Killaq Enuaraq-Strauss is a Canadian activist of Inuit and Jewish heritage.

==Personal life==
Enuaraq-Strauss was born and raised in Iqaluit, Nunavut, the daughter of an Inuk mother, Susan Enuaraq, and a Jewish father. Her mother's niece, Sula Arreak and Sula's two daughters, Alexandra and Aliyah Degrasse, were murdered in Iqaluit in 2011. Hours after the discovery of the murder, Sula's husband, Sylvain Degrasse, was found dead by gunshot in a local cemetery.

Growing up, Enuaraq-Strauss was the only child in her class with mixed Jewish and Inuit heritage. As a teenager, Enuaraq-Strauss moved to British Columbia to attend a boarding school. While in British Columbia, Enuaraq-Strauss began to reconnect with her Jewish heritage, attending synagogue and learning more about the laws of kashrut. She began to keep kosher and fast on Yom Kippur.

==Activism==
Enuaraq-Strauss has argued that seal meat can be considered kosher. Citing the principle of "pikuach nefesh", she claims that it is acceptable for Inuit Jews to consume seal meat given that it is necessary for the survival of Inuit living in the Arctic. An advocate for environmental sustainability, she has emphasized the shared value within both Inuit and Jewish culture to treat animals humanely. Seals are traditionally considered non-kosher animals because water animals have to have scales to be considered kosher and kosher land animals must have split hooves and must chew their cud.

In 2014, Enuaraq-Strauss began an online "#Sealfies" campaign against Ellen DeGeneres. A fan of the Ellen Show, Enuaraq-Strauss started the campaign to educate DeGeneres on Inuit and Indigenous cultural traditions after DeGeneres endorsed People for the Ethical Treatment of Animals (PETA) campaign against seal hunting. Supporters of the #Sealfies hashtag campaign posted photographs of themselves wearing clothing and boots made from seal fur and sealskin.

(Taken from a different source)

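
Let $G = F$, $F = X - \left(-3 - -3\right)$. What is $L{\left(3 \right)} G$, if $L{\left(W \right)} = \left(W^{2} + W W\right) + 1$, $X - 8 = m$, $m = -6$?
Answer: $38$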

In 2018, Enuaraq-Strauss and her mother Susan testified at Canada's National Inquiry into Missing and Murdered Indigenous Women, part of a wider investigation into Missing and Murdered Indigenous Women and Girls, when hearings were held in Rankin Inlet, Nunavut, providing testimony regarding the murder of their niece / cousin Sula Arreak.